The effect was instanteous: the Warriors’ pack won a penalty at the second scrum with du Plessis on, and the stream of penalties against them in that setpiece dried up.
“I thought Petrus was fantastic,” said Dave Rennie afterwards. “He obviously added a lot of experience to our scrum and shored that area up along with Oli (Kebble), which helped us get our game going again.
“But he did a lot of graft too, so he’s got a massive smile on his face sitting in there with 30 minutes under his belt.”
The Hornes supplied three of the six tries, but it was the defensive effort that underpinned the victory, with a new back row of Tom Gordon, Ryan Wilson and Bruce Flockhart, making a rare start, proving immovable.
“I guess we’ve talked a lot about Bruce,” said Rennie. “It’s been frustrating that we haven’t been able to get him on the field – he’s had a lot of injuries and a lot of niggles so there have been precious few opportunities to play him in the last couple of years.
“But today just highlights why we think highly of him. He’s a beast of a man, a really powerful athlete, probably one of our best tacklers, so it was good to see him get out there, play 80 minutes, and have that sort of game.”
In PRO14 terms, Glasgow move into third in Conference A, and with two homes games against Zebre and Dragons coming up, will be looking at least to stay in that play-off slot. But there’s the little matter of two Heineken Champions Cup matches next, and Rennie hopes it can be the launch of a run like last year’s at this time.
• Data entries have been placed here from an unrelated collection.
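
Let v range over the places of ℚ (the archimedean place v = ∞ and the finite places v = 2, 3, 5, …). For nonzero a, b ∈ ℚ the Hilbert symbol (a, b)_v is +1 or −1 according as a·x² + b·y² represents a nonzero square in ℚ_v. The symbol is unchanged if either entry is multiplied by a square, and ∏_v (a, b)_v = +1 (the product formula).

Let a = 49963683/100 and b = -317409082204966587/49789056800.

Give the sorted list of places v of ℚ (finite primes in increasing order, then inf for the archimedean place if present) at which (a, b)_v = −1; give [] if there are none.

[2, 3]

(a, b) ≡ (3, -6) mod (ℚ^×)²; places V = {2, 3, 5, 7, 11, 23, 29, 53, ∞}.
(a,b)_∞: sgn(3)=+, sgn(-6)=−, so +1.
(a,b)_2: α=-2, β=-5; u≡3, v≡5 (mod 8); ε(u)ε(v)=1·0, αω(v)=-2·1, βω(u)=-5·1; sum ≡ 1  ⇒  -1.
(a,b)_3: α=1, u≡1; β=3, v≡1 (mod 3); (1|3)=+1, (1|3)=+1; sign (−1)^1·+1^3·+1^1 = -1.
(a,b)_53: α=2, u≡30; β=4, v≡10 (mod 53); (30|53)=-1, (10|53)=+1; sign (−1)^0·-1^4·+1^2 = +1.
(a,b)_5: α=-2, u≡2; β=-2, v≡4 (mod 5); (2|5)=-1, (4|5)=+1; sign (−1)^0·-1^-2·+1^-2 = +1.
(a,b)_29: α=0, u≡17; β=2, v≡5 (mod 29); (17|29)=-1, (5|29)=+1; sign (−1)^0·-1^2·+1^0 = +1.
(a,b)_11: α=2, u≡5; β=6, v≡4 (mod 11); (5|11)=+1, (4|11)=+1; sign (−1)^0·+1^6·+1^2 = +1.
(a,b)_7: α=2, u≡6; β=-6, v≡4 (mod 7); (6|7)=-1, (4|7)=+1; sign (−1)^0·-1^-6·+1^2 = +1.
(a,b)_23: α=0, u≡3; β=-2, v≡22 (mod 23); (3|23)=+1, (22|23)=-1; sign (−1)^0·+1^-2·-1^0 = +1.
|Ram(3, -6)| = 2, even; anisotropic at {2, 3}.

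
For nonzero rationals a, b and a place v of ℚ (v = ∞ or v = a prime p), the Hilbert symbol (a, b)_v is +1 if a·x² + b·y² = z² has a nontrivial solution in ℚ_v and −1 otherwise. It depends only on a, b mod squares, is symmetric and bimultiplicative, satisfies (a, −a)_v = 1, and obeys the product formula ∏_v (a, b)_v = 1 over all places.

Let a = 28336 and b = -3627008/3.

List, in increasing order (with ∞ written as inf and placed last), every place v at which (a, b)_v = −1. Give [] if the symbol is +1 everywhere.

[7, 11]

(a, b) ≡ (1771, -10626) mod (ℚ^×)²; places V = {2, 3, 7, 11, 23, ∞}.
(a,b)_11: α=1, u≡2; β=1, v≡10 (mod 11); (2|11)=-1, (10|11)=-1; sign (−1)^1·-1^1·-1^1 = -1.
(a,b)_2: α=4, β=11; u≡3, v≡7 (mod 8); ε(u)ε(v)=1·1, αω(v)=4·0, βω(u)=11·1; sum ≡ 0  ⇒  +1.
(a,b)_∞: sgn(1771)=+, sgn(-10626)=−, so +1.
(a,b)_23: α=1, u≡13; β=1, v≡5 (mod 23); (13|23)=+1, (5|23)=-1; sign (−1)^1·+1^1·-1^1 = +1.
(a,b)_3: α=0, u≡1; β=-1, v≡1 (mod 3); (1|3)=+1, (1|3)=+1; sign (−1)^0·+1^-1·+1^0 = +1.
(a,b)_7: α=1, u≡2; β=1, v≡1 (mod 7); (2|7)=+1, (1|7)=+1; sign (−1)^1·+1^1·+1^1 = -1.
Ram(1771, -10626) = {7, 11}; no ℚ_7-point on the conic.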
“We’ve played a lot of good footy over the last month or so, but we maybe haven’t been clinical enough when it mattered, or we’ve let in a couple of soft tries,” he said.
“I thought we were a lot better today. We had to defend, they asked a lot of questions, but I thought we looked after the ball well and it was really good to finish as strong as we did, put the foot on the throat.”
“Exeter next week are one of the best sides in Europe. We had a good look at their game against Saracens last week, where I thought defensively they were phenomenal.
“We’re going to throw everything at it. Obviously our loss to La Rochelle at home has put us under a bit of heat: we’ve got no option but to win, so we’ll throw everything at it.”